İlk yarının son dakikalarında ofsayt gerekçesiyle kesilen gol pozisyonumuzda yardımcı hakemin bayrağının, Maurice Edu'nun topla ilk buluştuğu anda kalkması ve hakemin düdüğünün net bir şekilde duyulduğu bu anda da Edu'nun ofsaytta olmadığı açık bir şekilde görülmektedir.
Devre arasında yaşananları ise skandal olarak nitelendirmek hafif kalacaktır. Başta Teknik Menajerimiz Süha Sidal, Yardımcı antrenörlerimiz ve futbolcularımızın gözleri önünde Fenerbahçe Kulübü Başkanının maçın hakemine yönelik tehditlerin TFF ve hakem camiası nezdinde nasıl karşılık bulacağı merak konusudur. Emniyet kameralarında kayıt altına alındığına inandığımız bu yaşananların akıbeti Türk futbolunun gideceği yön konusunda belirleyici olacaktır.
Bu tehdit sonucu maçın ikinci yarısının hemen başında karşılaşmanın Hakemi Tolga Özkalfa, yardımcı hakeminin itirazına rağmen futbol sahalarında görmeye alışık olmadığımız bir şekilde aynı pozisyonda üst üste iki hata ile toplamda 3 dakikada gol kararını verebilmiştir. Beklentimiz Sayın Özkalfa'nın en azından bugün, maçtan saatler sonra cesurca yaşananları raporuna yazmış olmasıdır.

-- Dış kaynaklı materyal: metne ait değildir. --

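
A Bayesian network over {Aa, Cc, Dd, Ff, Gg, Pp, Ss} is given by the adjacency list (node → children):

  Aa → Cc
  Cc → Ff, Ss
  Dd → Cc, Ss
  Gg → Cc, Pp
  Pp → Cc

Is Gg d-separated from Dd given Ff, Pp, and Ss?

Enumerating the 4 paths from Gg to Dd and testing each for blocking by {Ff, Pp, Ss}:
  1. Gg → Cc ← Dd — Cc:collider[open] ⇒ active
  2. Gg → Cc → Ss ← Dd — Cc:chain[open]; Ss:collider[open] ⇒ active
  3. Gg → Pp → Cc ← Dd — Pp:chain[blocks]; Cc:collider[open] ⇒ blocked
  4. Gg → Pp → Cc → Ss ← Dd — Pp:chain[blocks]; Cc:chain[open]; Ss:collider[open] ⇒ blocked
Because an active path exists, Gg and Dd are not d-separated.

No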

Başta, oyunun gidişatına net bir şekilde müdahale eden kararlara imza atan Özkalfa ve yardımcılarının, ardından MHK ve son olarak Türkiye Futbol Federasyonunun yaşananlarla ilgili korkusuzca (!) değerlendirmeler yapacağını ummaktan başka bir çare yoktur.
Türk Futbolunda yaşanan bu kara geceden sonra Bursa ve Bursaspor camiasına düşen bazı görevler de vardır.

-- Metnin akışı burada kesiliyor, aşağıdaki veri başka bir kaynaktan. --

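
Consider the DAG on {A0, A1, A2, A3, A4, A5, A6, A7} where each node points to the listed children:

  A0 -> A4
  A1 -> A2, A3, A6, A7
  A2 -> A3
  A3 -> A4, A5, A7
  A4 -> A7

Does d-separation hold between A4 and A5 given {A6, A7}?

There are 4 undirected paths between A4 and A5; checking each against the conditioning set {A6, A7}:
Path 1: A4 → A7 ← A1 → A3 → A5
  A7 is a collider and A7 is conditioned on, which opens it; A1 is a fork and A1 is not conditioned on; A3 is a chain and A3 is not conditioned on — no node blocks this path, so it is active.
Path 2: A4 → A7 ← A1 → A2 → A3 → A5
  A7 is a collider and A7 is conditioned on, which opens it; A1 is a fork and A1 is not conditioned on; A2 is a chain and A2 is not conditioned on; A3 is a chain and A3 is not conditioned on — no node blocks this path, so it is active.
Path 3: A4 → A7 ← A3 → A5
  A7 is a collider and A7 is conditioned on, which opens it; A3 is a fork and A3 is not conditioned on — no node blocks this path, so it is active.
Path 4: A4 ← A3 → A5
  A3 is a fork and A3 is not conditioned on — no node blocks this path, so it is active.
At least one path is unblocked, so d-separation fails.

No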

Bizler biliyoruz ki 16 Mayıs 2010'nun bir bedeli olacaktı ve o bedel zaman içinde camiamıza ödetilecekti. O tarihten bu yana, hakem hataları, verilen cezalar, maç saati planlamaları başta olmak üzere işleyişin Bursaspor aleyhine geliştiğini görmek durumundayız. Bu hafta oynanacak ilk mücadele ile birlikte mevcut sisteme karşı duruşumuzu sürdürmek, yapılan haksızlıklara karşı kenetlenmek tek seçeneğimizdir. Büyük taraftarımızdan, Bursa şehrinden istediğimiz bu mücadeleyi omuz omuza vermek ve doğru bildiğimiz bu yolda bütün engellere ve ayak oyunlarına karşı yıkılmadan durabilmektir.
Geçtiğimiz hafta yaptığımız açıklamada Hakem camiamızdan tek beklentimizin sadece ve sadece adaletli yönetim anlayışı olduğunu ifade etmiştik. Bugün ise artık bu beklentinin de anlamlı olmadığını görmekteyiz. Bundan sonra kimseden hiçbir beklenti içinde olmadığımızı belirterek, Bursaspor camiamızı şehrine ve takımına sahip çıkmaya devam edip tarihe geçmekte olan onurlu duruşumuzu sürdüreceğimizi kamuoyuna duyururuz.